Just before the holidays I was having a rough time at home. Communication was not good, and not being able to have my own place was taking its toll. There was a bit of conflict and the result of all this was that I began to experience a certain amount of anxiety. I don’t mind admitting that I decided to seek help.
I have been through intense counseling at other times in my life. This wasn’t new to me and seemed like the best way to have someone objectively help me review my problems and come up with some things I could do to make my life better.
I only went to appointments a few times, but it turns out that was all I needed. The first few times I spent the hour getting things off my chest. Then, I guess the 4th or 5th appointment, she asked me a question, “does it make you happy?”.
She told me that this is the question that I should ask myself in pretty much any given situation. I realize that the value of happiness is not just summed up in the moment, but that one has to think about whether any long-term consequences will or will not make one happy.
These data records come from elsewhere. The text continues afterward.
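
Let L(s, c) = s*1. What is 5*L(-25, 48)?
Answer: -125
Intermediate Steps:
L(s, c) = s
5*L(-25, 48) = 5*(-25) = -125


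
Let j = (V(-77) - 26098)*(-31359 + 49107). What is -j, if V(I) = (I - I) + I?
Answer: 464553900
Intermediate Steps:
V(I) = I (V(I) = 0 + I = I)
j = -464553900 (j = (-77 - 26098)*(-31359 + 49107) = -26175*17748 = -464553900)
-j = -1*(-464553900) = 464553900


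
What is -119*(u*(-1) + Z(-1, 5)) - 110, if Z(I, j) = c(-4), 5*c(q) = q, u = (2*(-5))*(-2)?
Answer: 11826/5 ≈ 2365.2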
Thinking about how to be happy does not make one selfish.
Happiness is a state of being, a state of mind. Being happy is a decision one makes about how to live life, it is not something that just happens.
I asked myself what I wanted in this life. I have asked that question at various times in my life. I have discovered that all I really want is to be happy. I have also learned that even after losing almost everything, I still have more than enough in my life to be happy about.
What makes me happy?
Spending time with my grand-daughter, feeling her cuddle up to me in the night. Sunshine. Animals. Good books. Writing. Pretty jewelry, which does not have to be at all expensive, and a great haircut.
Flowers, a cold drink on a hot day. Handmade gifts, given and received. Photographs. Long conversations with old friends. A cup of wonderful coffee.
Talking with my son, listening to my grand-daughter, talking with my daughter-in-law. A weekend away from home. Delicious food. Chocolate.
It also makes me happy to help someone. Being there when a friend is needed. Giving encouragement and affirmation. Sharing good news. Letting someone help me.
It makes me happy to be grateful. Letting go of the worry about what is to become of me and instead becoming grateful for what I have, and the knowledge that it is enough. This makes me feel such a peaceful happiness, like sleeping in the arms of a loved one.
Pretty much anything that does not serve the purpose of happiness and love is no longer important to me. I do get concerned about what is going on in our country and in our world because I truly believe that everyone else deserves to be happy too. I realize that everyone has different ideas about what will make them happy and for some it involves justice. I believe everyone should have the justice they need. It makes me happy to bring the awareness of these needs to others, because I believe that the sooner we all work to make life better for everyone, the sooner we can all realize peace.
What makes me happy? It’s up to me to decide that every day.
Your turn now! What makes you happy?